Heightened currency volatility is radically impacting recent equity returns in emerging markets and in some cases, masking their relative performance. The violence of these exchange rate movements is underlining the fact that emerging-market equity funds - unlike their fixed-income counterparts - seldom ring fence their holdings from currency fluctuations.
"Traditionally, equity fund managers don't hedge currency risk because there is little correlation between stock performance and currency movements," said Adrian Lee, president and founder of Dublin-based Lee Overlay Partners.
But the severity of local currency movements in emerging economies ranging from Brazil to the Czech Republic to South Africa this year means foreign investors can no longer take this assumption for granted.
With its component mining sector bolstered by the global commodities boom, South Africa's blue chip Top-40 Index has outperformed global markets to decline just 0.8 percent from the start of the year. But in US dollar terms, the same index has sunk some 13 percent after taking into account the rand's 12 percent slump against greenback over the same period of time.
On the flip side, the nearly 11-percent appreciation of the Brazilian real against the dollar means the country's stock market has risen 3 percent in dollar terms since the start of the year - in stark contrast to its 7.5-percent dip in local currency terms.
NO TANGIBLE PLAN: While emerging debt portfolio managers say the importance of currency-risk hedging has risen with the growing divergence between bond and currency markets, their equity counterparts are less likely to take steps to ameliorate the impact currency movements on their assets.
"A tangible strategy for currency hedging is still rare among equity funds as it can be labour intensive and take money off the table," said Alex Tarver, global emerging markets product specialist at HSBC asset management arm Halbis. Some hedge funds and institutional investors outsource the management of their foreign exchange risk to external currency overlay fund managers but most equity managers view forex hedging as an extra, and not always necessary, layer of decision-making.
Currency hedging is also costly because of the relative lack of depth in emerging currency trading volumes and widening gap between US and emerging market interest rates. Equity investments are seen to have a lower correlation to sovereign risk - a further disincentive when one considers that most local currencies, notwithstanding the sharp depreciation suffered by the South African rand and the Turkish lira, have risen this year.
"Currency movements tend to be noisy but over the long term they are just reflective of the economy and not the driver of economic performance," said Steve Tael, portfolio manager for Nicholas Applegate in San Diego, which runs $1.5 billion in emerging market stocks.

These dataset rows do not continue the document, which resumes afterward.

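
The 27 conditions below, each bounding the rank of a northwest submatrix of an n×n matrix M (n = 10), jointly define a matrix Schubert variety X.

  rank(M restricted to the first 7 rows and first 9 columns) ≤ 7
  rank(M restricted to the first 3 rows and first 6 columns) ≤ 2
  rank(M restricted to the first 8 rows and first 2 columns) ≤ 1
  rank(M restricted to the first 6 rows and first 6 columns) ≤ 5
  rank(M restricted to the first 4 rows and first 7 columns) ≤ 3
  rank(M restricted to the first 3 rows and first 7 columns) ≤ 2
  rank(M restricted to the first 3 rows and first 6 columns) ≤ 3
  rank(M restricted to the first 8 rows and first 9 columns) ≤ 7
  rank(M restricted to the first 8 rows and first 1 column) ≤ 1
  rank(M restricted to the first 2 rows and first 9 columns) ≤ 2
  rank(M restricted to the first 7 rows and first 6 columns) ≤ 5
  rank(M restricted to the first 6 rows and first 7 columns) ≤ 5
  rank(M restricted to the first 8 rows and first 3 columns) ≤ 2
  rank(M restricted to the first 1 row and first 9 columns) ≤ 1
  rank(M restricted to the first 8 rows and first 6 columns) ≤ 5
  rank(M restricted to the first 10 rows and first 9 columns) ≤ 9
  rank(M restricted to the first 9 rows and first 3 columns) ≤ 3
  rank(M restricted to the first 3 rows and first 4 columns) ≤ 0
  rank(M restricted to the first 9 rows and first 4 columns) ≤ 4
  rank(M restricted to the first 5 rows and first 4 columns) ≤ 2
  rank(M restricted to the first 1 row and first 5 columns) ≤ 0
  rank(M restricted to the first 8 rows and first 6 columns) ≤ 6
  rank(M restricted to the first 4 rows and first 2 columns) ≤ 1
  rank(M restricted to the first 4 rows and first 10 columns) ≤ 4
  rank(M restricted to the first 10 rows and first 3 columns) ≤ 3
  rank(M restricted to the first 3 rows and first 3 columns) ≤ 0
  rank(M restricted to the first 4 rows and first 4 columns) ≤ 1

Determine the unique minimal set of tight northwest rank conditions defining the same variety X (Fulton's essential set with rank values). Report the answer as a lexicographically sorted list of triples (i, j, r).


Recovering R(i,j) via the rank-extension bound from the 27 conditions:

  0  0  0  0  0  1  1  1  1  1
  0  0  0  0  1  2  2  2  2  2
  0  0  0  0  1  2  2  3  3  3
  1  1  1  1  2  3  3  4  4  4
  1  1  2  2  3  4  4  5  5  5
  1  1  2  3  4  5  5  6  6  6
  1  1  2  3  4  5  6  7  7  7
  1  1  2  3  4  5  6  7  7  8
  1  2  3  4  5  6  7  8  8  9
  1  2  3  4  5  6  7  8  9  10

so w = (6, 5, 8, 1, 3, 4, 7, 10, 2, 9).

Rothe diagram D(w) (19 cells), 5 SE-corners (essential conditions):

[(1, 5, 0), (3, 4, 0), (3, 7, 2), (8, 2, 1), (8, 9, 7)]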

VALUE DESTROYED: Investment managers say forex is ultimately only among a plethora of factors in any investment decision. "In the short term, a lot of value can be destroyed when the currency weakens. But we look over a five- to 10-year horizon," said Mark Gordon-Jones, global emerging markets equities investment manager at Aberdeen Asset Management in London.
"We take it into account when valuing companies. We like companies that can cope with currency weakness and tend to pay less for a business in a country where we expect forex weakness," he said. But stock pickers also leverage on currency weakness in a country by buying into exporters that will see foreign revenues boosted by a more favourable exchange rate and their local costs decline after currency conversion.
Portfolio diversification over country and sector is also likely to lessen the impact of the movement of any single currency, investors said. "Currency levels hold implications on the sector performance but it's a waste of time to hedge against it. All you do is create fees for investment banks," said Matthias Siller, an investment manager at Barclays Asset Management.